I disagree with my friend Sid Drell about the implications of a world ostensibly without nuclear weapons. In such a world, the only countries with nuclear weapons would be Iran, North Korea, and the like. A treaty renouncing nuclear weapons would be a modern-day repeat of the folly of the 1928 Kellogg-Briand pact, the General Treaty for the Renunciation of War.

Such symbolic gestures are not harmless. The signatories of Kellogg-Briand included all the aggressors of the 1930s. Democracies are slow to recognize aggressor nations because their motives are incomprehensible to us. Our enemies arm before we realize their intent, and our defensive measures follow only after long delay. We listen to our Winston Churchills very late. As a wise Roman said: “If you wish for peace, prepare for war.’

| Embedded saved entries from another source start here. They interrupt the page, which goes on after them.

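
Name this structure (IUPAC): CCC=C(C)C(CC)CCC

The longest chain bearing the multiple bond is 8 carbons long (octane).
A C=C double bond in the chain gives the infix -ene-.
The numbering direction is chosen so that numbering from this end puts the double bond at C-3 rather than C-5.
That gives the double bond between C-3 and C-4; an ethyl group at C-5; a methyl group at C-4.
Substituent prefixes are cited in alphabetical order (multiplying prefixes like di-/tri- are ignored for ordering).
Assembling the pieces gives 5-ethyl-4-methyloct-3-ene.

5-ethyl-4-methyloct-3-ene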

Disarmed, we would face the threat of even a single nuclear weapon without the ability to deter it. In the age of the intercontinental ballistic missile, not even the oceans offer strategic depth.

An American renunciation of nuclear weapons would be followed by a rush to proliferation as a dozen or more regional powers, no longer protected by an implicit or explicit American guarantee, build their own nuclear forces. Such a world, in which a multitude of rivalries and enmities become nuclear confrontations, would certainly be more dangerous than the present one.